AFGE appealed to the TSA’s internal disciplinary board and won Moore’s job back. Even so, it took more than a year to get him reinstated. By this point his credit really was bad. As soon as he got back to work, he published another op-ed in the Washington Post in April 2006. He says he wanted the other workers to know that he “wasn’t going to shut up.”
“[TSA] immediately gave me another letter of proposal for removal,” he said. The debts he incurred while he was wrongfully dismissed were now being used against him. His bad credit was labeled a bribery risk. In October 2007, Moore chose to quit after being tipped off by a friendly manager about the agency’s plans to terminate him.

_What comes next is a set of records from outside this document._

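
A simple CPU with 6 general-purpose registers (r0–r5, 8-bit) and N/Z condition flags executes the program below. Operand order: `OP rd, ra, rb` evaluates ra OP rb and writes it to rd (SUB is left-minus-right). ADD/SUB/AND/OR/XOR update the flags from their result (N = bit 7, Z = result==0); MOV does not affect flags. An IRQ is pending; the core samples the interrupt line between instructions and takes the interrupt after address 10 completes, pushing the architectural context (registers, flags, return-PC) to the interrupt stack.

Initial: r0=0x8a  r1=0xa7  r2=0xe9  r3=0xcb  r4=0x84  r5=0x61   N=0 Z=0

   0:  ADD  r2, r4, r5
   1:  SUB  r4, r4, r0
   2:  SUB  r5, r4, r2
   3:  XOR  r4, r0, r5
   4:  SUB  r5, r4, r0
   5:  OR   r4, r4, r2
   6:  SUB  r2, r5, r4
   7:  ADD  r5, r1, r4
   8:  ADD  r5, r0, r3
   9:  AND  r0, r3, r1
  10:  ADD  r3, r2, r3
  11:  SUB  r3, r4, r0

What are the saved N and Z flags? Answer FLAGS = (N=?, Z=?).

after  0: r0=0x8a r1=0xa7 r2=0xe5 r3=0xcb r4=0x84 r5=0x61  N=1 Z=0
after  1: r0=0x8a r1=0xa7 r2=0xe5 r3=0xcb r4=0xfa r5=0x61  N=1 Z=0
after  2: r0=0x8a r1=0xa7 r2=0xe5 r3=0xcb r4=0xfa r5=0x15  N=0 Z=0
after  3: r0=0x8a r1=0xa7 r2=0xe5 r3=0xcb r4=0x9f r5=0x15  N=1 Z=0
after  4: r0=0x8a r1=0xa7 r2=0xe5 r3=0xcb r4=0x9f r5=0x15  N=0 Z=0
after  5: r0=0x8a r1=0xa7 r2=0xe5 r3=0xcb r4=0xff r5=0x15  N=1 Z=0
after  6: r0=0x8a r1=0xa7 r2=0x16 r3=0xcb r4=0xff r5=0x15  N=0 Z=0
after  7: r0=0x8a r1=0xa7 r2=0x16 r3=0xcb r4=0xff r5=0xa6  N=1 Z=0
after  8: r0=0x8a r1=0xa7 r2=0x16 r3=0xcb r4=0xff r5=0x55  N=0 Z=0
after  9: r0=0x83 r1=0xa7 r2=0x16 r3=0xcb r4=0xff r5=0x55  N=1 Z=0
after 10: r0=0x83 r1=0xa7 r2=0x16 r3=0xe1 r4=0xff r5=0x55  N=1 Z=0
-- IRQ taken; context saved, return-PC = 11 --

FLAGS = (N=1, Z=0)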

He got a job at SEIU, but was laid off after a few months. He’s been unemployed ever since. While he was homeless, he started blogging about TSO issues from a computer at the local library. (In an unexpected stroke of good luck, one of Moore’s old SEIU coworkers read about his plight in a blog post and offered him a place to live.) Moore started hearing from TSOs all over the country who were upset about their working conditions but afraid to speak out.
Working officersseem to get fired for speaking to the press — but Moore is beyond the reach of the TSA now. His mission is to bring the rank-and-file officer’s perspective to coverage of TSA issues. Moore was buoyed by the news of Pistole’s decision, even though he knows the fine print leaves much to be desired. “It’s what we have,” he said, “We have to be happy with whatever crumbs we have.”